Strafanzeige gegen Anthony Charles Lyton Blair wegen Verstosses gegen das Völkerstrafgesetzbuch § 1 und § 7 Abschnitt 1 Nr. 1 und § 12 Abschnitt 1 Nr. 1

Sehr geehrte Damen und Herren,

hiermit stelle ich Strafanzeige gegen Anthony Charles Lyton Blair geb. 06.05.1953 in Edinburgh (GB) wegen Verstosses gegen das Völkerstrafgesetzbuch (VStGB) § 1 und § 7 Abschnitt 1 Nr. 1 und § 12 Abschnitt 1 Nr. 1 sowie alle anderen im Zusammenhang mit dem Einsatz britischer Einheiten bei dem Krieg gegen den Irak ab 2003 und seine Folgen in Betracht kommenden Straftaten.

Begründung:

Zwischen April 2002 und Dezember 2003 nahm der Beschuldigte als Ministerpräsident des Vereinigten Königreichs von Grossbritannien und Nordirland an der Planung und Durchführung eines Angriffskrieges gegen die Republik Irak federführend teil, wissend, dass es hierfür keine Legitimation seitens des höchsten Forums der internationalen Gemeinschaft, der Vereinten Nationen, gab.

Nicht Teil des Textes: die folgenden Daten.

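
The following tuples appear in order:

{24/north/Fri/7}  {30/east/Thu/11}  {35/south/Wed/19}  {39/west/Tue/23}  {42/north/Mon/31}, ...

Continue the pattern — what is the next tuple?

{44/east/Sun/35}

First coordinate: 24, 30, 35, 39, 42 → 44 (differences are 6, 5, 4, … (decreasing by 1 each time)).
Direction: repeats north → east → south → west, so north, east, south, west, north → east.
Day: runs backward through the weekdays Mon→Sun; Fri, Thu, Wed, Tue, Mon → Sun.
Fourth coordinate: alternating steps +4, +8, +4, +8, …; 7, 11, 19, 23, 31 → 35.
So the next tuple is {44/east/Sun/35}.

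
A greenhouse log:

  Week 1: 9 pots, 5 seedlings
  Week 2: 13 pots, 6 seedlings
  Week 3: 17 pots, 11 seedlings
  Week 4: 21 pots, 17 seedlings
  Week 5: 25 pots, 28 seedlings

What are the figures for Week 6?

Pots: +4 each step, so 9, 13, 17, 21, 25 → 29.
Seedlings — each term is the sum of the two before it: 5, 6, 11, 17, 28 → 45.
Combining the parts gives 29 pots, 45 seedlings.

29 pots, 45 seedlings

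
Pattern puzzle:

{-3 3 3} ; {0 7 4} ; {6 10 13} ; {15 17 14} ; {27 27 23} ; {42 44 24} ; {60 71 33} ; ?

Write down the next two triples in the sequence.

{81 115 34}, {105 186 43}

First part: -3, 0, 6, 15, 27, 42, 60 → 81 → 105 (differences are 3, 6, 9, … (increasing by 3 each time)).
For the second part, each term is the sum of the two before it: 3, 7, 10, 17, 27, 44, 71 → 115 → 186.
Third part: 3, 4, 13, 14, 23, 24, 33 → 34 → 43 (alternating steps +1, +9, +1, +9, …).
So the next two triples are {81 115 34} and {105 186 43}.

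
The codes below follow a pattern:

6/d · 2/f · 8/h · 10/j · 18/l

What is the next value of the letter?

n

First component — each term is the sum of the two before it: 6, 2, 8, 10, 18 → 28.
Letter: letters move forward 2 places in the alphabet; d, f, h, j, l → n.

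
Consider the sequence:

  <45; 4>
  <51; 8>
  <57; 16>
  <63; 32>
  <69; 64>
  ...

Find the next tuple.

<75; 128>

First slot: +6 each step, so 45, 51, 57, 63, 69 → 75.
Second slot: 4, 8, 16, 32, 64 → 128 (×2 each step).
Putting it together: <75; 128>.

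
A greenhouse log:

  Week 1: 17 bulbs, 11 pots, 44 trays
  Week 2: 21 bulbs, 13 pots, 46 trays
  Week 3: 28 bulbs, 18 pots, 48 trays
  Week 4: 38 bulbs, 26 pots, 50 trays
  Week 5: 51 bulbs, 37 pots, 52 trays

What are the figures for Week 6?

67 bulbs, 51 pots, 54 trays

Bulbs goes 17, 21, 28, 38, 51 → 67 (differences are 4, 7, 10, … (increasing by 3 each time)).
Pots: differences are 2, 5, 8, … (increasing by 3 each time), so 11, 13, 18, 26, 37 → 51.
Trays — +2 each step: 44, 46, 48, 50, 52 → 54.
Combining the parts gives 67 bulbs, 51 pots, 54 trays.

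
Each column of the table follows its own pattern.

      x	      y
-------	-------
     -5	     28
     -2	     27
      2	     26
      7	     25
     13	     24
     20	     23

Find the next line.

28  22

Column x — differences are 3, 4, 5, … (increasing by 1 each time): -5, -2, 2, 7, 13, 20 → 28.
Column y — −1 each step: 28, 27, 26, 25, 24, 23 → 22.
So the next line is 28  22.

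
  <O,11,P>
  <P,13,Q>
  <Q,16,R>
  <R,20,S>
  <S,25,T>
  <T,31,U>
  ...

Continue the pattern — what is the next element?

<U,38,V>

First letter — letters move forward 1 place in the alphabet: O, P, Q, R, S, T → U.
For the second part, differences are 2, 3, 4, … (increasing by 1 each time): 11, 13, 16, 20, 25, 31 → 38.
For the second letter, letters move forward 1 place in the alphabet: P, Q, R, S, T, U → V.
Combining the parts gives <U,38,V>.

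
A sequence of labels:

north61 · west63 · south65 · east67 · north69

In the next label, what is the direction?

west

Direction — repeats north → west → south → east: north, west, south, east, north → west.
Second component: +2 each step, so 61, 63, 65, 67, 69 → 71.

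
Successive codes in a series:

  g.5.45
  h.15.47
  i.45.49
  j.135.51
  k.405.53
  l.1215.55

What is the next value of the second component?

Second component: 5, 15, 45, 135, 405, 1215 → 3645 (×3 each step).

3645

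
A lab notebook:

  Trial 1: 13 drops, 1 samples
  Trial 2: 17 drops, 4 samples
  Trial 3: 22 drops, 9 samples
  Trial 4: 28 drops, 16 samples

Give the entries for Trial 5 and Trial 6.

35 drops, 25 samples; 43 drops, 36 samples

Drops: differences are 4, 5, 6, … (increasing by 1 each time); 13, 17, 22, 28 → 35 → 43.
Samples: perfect squares: 1², 2², 3², …, so 1, 4, 9, 16 → 25 → 36.
So the next two lines are 35 drops, 25 samples and 43 drops, 36 samples.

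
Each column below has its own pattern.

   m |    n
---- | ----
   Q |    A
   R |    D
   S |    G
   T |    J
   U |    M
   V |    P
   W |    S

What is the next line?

For the column m, letters move forward 1 place in the alphabet: Q, R, S, T, U, V, W → X.
For the column n, letters move forward 3 places in the alphabet: A, D, G, J, M, P, S → V.
So the next line is X  V.

X  V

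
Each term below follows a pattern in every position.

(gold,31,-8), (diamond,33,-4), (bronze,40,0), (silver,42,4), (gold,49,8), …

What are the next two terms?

(diamond,51,12), (bronze,58,16)

Rank: gold, diamond, bronze, silver, gold → diamond → bronze (repeats gold → diamond → bronze → silver).
Second entry — alternating steps +2, +7, +2, +7, …: 31, 33, 40, 42, 49 → 51 → 58.
Third entry: +4 each step; -8, -4, 0, 4, 8 → 12 → 16.
So the next two terms are (diamond,51,12) and (bronze,58,16).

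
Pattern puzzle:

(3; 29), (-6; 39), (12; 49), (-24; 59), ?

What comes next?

First slot: ×(-2) each step; 3, -6, 12, -24 → 48.
Second slot: 29, 39, 49, 59 → 69 (+10 each step).
Combining the parts gives (48; 69).

(48; 69)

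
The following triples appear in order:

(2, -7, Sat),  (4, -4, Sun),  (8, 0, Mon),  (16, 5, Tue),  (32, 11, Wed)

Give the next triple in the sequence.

(64, 18, Thu)

First entry goes 2, 4, 8, 16, 32 → 64 (×2 each step).
Second entry — differences are 3, 4, 5, … (increasing by 1 each time): -7, -4, 0, 5, 11 → 18.
Day: runs through the weekdays Mon→Sun; Sat, Sun, Mon, Tue, Wed → Thu.
Putting it together: (64, 18, Thu).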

Unter dem Vorwand, dass der Irak über Massenvernichtungswaffen in erheblichen, die westlichen Staaten unmittelbar bedrohenden Umfange verfüge, täuschte der Beschuldigte die internationale Öffentlichkeit über den eigentlichen Beweggrund des Krieges, den „Regime Change“, hinweg. In diesem Zusammenhang hat er sich in mehreren Punkten nach dem Völkerstrafgesetzbuch schuldig gemacht.

Vorbereitung des völkerrechtswidrigen Angriffs auf den Irak

In einem Treffen mit dem ehemaligen US-Präsidenten George W. Bush am 06.04.2002 in Crawford, Texas stimmte er dem Plan Bushs, das irakische Regime zu stürzen, zu. Dies wurde auf einer Pressekonferenz am gleichen Tag bestätigt.(1) Nach seiner Rückkehr nach Grossbritannien befahl er seinen Ministern und Angestellten, die juristische und völkerrechtliche Begründbarkeit sowie die technische Durchführbarkeit einer militärischen Invasion des Irak zu prüfen. In einem Memorandum des Amtes des Ministerpräsidenten an seine Minister vom 22.07.2002 erklärte er sein Einverständnis mit dem Plan George W. Bushs, das irakische Regime zu stürzen. In der Sitzung des britischen Kabinetts am 23.07.2002 betonte der Aussenminister, dass die rechtliche Grundlage der Invasion auf dünner Basis stehe, da die Fähigkeit Saddam Husseins, Massenvernichtungswaffen einzusetzen, geringer sei als bei Ländern wie Libyen, Nordkorea oder Iran. Der Justizminister stellte fest, dass der Wunsch nach einem Regimewechsel im Irak kein juristische Grundlage für einen militärischen Angriff darstelle. Er nannte drei mögliche juristische Begründungen für einen Angriff: Selbstverteidigung, Humanitäre Intervention oder ein Beschluss des Sicherheitsrats der Vereinten Nationen. Die erste und zweite Begründung wurden als untaugliche Rechtsgrundlage verworfen. Eine juristische Begründung des Angriffs unter Bezugnahme auf die Resolution 1205 des UN-Sicherheitsrats würde schwierig. Der Aussenminister schlug ein Ultimatum gegen den Irak zur sofortigen Wiederaufnahme der UN-Waffenkontrollen vor. Der Beschuldigte, der damalige Premierminister Blair betonte, dass es politisch und rechtlich einen grossen Unterschied mache, wenn Saddam Hussein die Untersuchungen der UN-Waffenkontrolleure verweigere.(2)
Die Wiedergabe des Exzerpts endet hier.